We saw that staff were very caring and treated people with great kindness, consideration and respect. Staff promoted people’s privacy and dignity and enabled and encouraged them to be involved in decisions about their care. People contributed to their care plans and these were available in a format which was accessible to them.
People’s care was entirely person centred and their care plans written with contributions from them, their relatives and any health or social care professionals involved in their care and reviewed regularly. The information included for example, people’s dietary, sexual, histories, cultural preferences and choices and the outcomes they wanted to achieve.
Staff and management were fully committed to ensuring that people’s communication needs were met. Many communication methods were used, including modern technology, easy read and pictorial information and human translators. The service told us they would cater for any communication needs and that they would use innovative and effective ways to communicate and follow each person’s wishes on their preferred method of communication.
A wide variety of educational, employment and voluntary activities were offered and there were many leisure activities arrange for the people who used the service. People were encouraged to learn new skills by attending training sessions, such as learning how to cook.
There was a complaints policy which all the people we spoke with knew about and there were processes in place to deal with any complaints. People told us that any issues they had were resolved through discussions with staff and the management of the service.
The management team were open and transparent during and after the inspection visit. We were supplied with thorough documentation which showed that effective systems and quality assurance processes were in place to provide and monitor the service. The management team were clear that they wanted to provide a service which met the needs of the people they were supporting and which achieved good outcomes for them.
The managers fully engaged with the people who used the service, their relatives’, health and social care professionals and staff to consult with them and obtain their views about the service.

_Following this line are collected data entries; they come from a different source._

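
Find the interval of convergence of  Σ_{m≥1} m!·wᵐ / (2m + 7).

Ratio test: |a_{m+1}/a_m| = (m+1) · (2m + 7)/(2(m+1) + 7) → ∞ as m → ∞.
The ratio grows without bound, so the series diverges whenever w ≠ 0; it converges only at w = 0. R = 0.

{0}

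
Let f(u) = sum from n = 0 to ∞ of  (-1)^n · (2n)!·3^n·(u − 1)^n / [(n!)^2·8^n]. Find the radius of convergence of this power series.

R = 2/3

The ratio of consecutive coefficients is (2n+1)·(2n+2)/(n+1)² · 3/8 → 3/2.
Thus R = 1/(3/2) = 2/3.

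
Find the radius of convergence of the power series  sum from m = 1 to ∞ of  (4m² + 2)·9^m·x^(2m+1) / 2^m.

R = √2/3

Apply the ratio test: |a_{m+1}| / |a_m| = [(4(m+1)² + 2)/(4m² + 2)] · 9/2, which tends to 9/2 as m → ∞.
Successive powers of x differ by 2, so the series converges when |x|² · 9/2 < 1, i.e. |x| < √(2/9). So R = √2/3.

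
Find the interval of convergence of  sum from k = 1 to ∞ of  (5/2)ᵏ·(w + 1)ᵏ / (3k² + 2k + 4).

[-7/5, -3/5]

The ratio of consecutive coefficients is [(3k² + 2k + 4)/(3(k+1)² + 2(k+1) + 4)] · 5/2 → 5/2.
Convergence for |w + 1| · 5/2 < 1, i.e. |w + 1| < 2/5. So R = 2/5.
Endpoint w = -3/5: the series is dominated by a constant times Σ 1/k², which converges (p = 2 > 1).
At w = -7/5: the series is dominated by a constant times Σ 1/k², which converges (p = 2 > 1).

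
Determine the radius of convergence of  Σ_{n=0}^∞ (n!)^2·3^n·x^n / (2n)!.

Apply the ratio test: |a_{n+1}| / |a_n| = (n+1)²/[(2n+1)·(2n+2)] · 3, which tends to 3/4 as n → ∞.
The series converges when 3/4 · |x| < 1, giving R = 4/3.

R = 4/3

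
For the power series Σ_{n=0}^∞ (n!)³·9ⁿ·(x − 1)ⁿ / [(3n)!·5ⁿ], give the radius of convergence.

R = 15

Ratio test: |a_{n+1}/a_n| = (n+1)³/[(3n+1)·(3n+2)·(3n+3)] · 9/5 → 1/15 as n → ∞.
Convergence for |x − 1| · 1/15 < 1, i.e. |x − 1| < 15. So R = 15.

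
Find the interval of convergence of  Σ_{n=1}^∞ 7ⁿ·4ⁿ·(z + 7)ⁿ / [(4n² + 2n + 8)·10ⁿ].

Ratio test: |a_{n+1}/a_n| = [(4n² + 2n + 8)/(4(n+1)² + 2(n+1) + 8)] · 7·4/10 → 14/5 as n → ∞.
Thus R = 1/(14/5) = 5/14.
Endpoint z = -93/14: the terms are on the order of 1/n², so the series converges absolutely by comparison with the p-series (p = 2 > 1).
Check z = -103/14: the series is dominated by a constant times Σ 1/n², which converges (p = 2 > 1).

[-103/14, -93/14]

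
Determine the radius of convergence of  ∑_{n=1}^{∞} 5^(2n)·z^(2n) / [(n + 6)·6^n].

The ratio of consecutive coefficients is [(n + 6)/((n+1) + 6)] · 25/6 → 25/6.
Writing y = z², the series in y has radius 6/25, so |z| < √(6/25) and R = √6/5.

R = √6/5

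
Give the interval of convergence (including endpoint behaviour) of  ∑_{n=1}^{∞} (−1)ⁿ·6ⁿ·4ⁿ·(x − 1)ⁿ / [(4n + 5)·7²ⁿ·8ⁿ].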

The service has been developed and designed in line with the values that underpin the ‘Registering the Right Support’ and other best practice guidance. These values include choice, promotion of independence and inclusion and that people with learning disabilities and autism using the service can live as ordinary a life as any citizen.
Policies and systems supported people to have maximum choice and control of their lives and staff supported them in the least restrictive way possible.
We saw that people’s needs were supported by good working relationships with other organisations. These supplied health and social care, employment, education and leisure opportunities to the people who used the service.
We found the people were cared for in a way which was safe and which encouraged them to live their lives safely. Staff were recruited using safe methods and where medication was administered it was done so properly. Staff knew about how to protect people from abuse and people’s needs had been properly risk assessed.
There were sufficient numbers of staff to support people throughout a 24-hour period, according to how each person’s needs had been assessed. Medication was stored and administered safely and people were encouraged to be safe by learning skills to help them stay safe around their homes, such as cooking and in the outside environment, such as going out shopping or to work on the providers small farm
Staff were appropriately inducted, trained and supervised on a regular basis and demonstrated to us that they had good skills. People were encouraged to eat and prepare healthy diets and where needed, supported appropriately.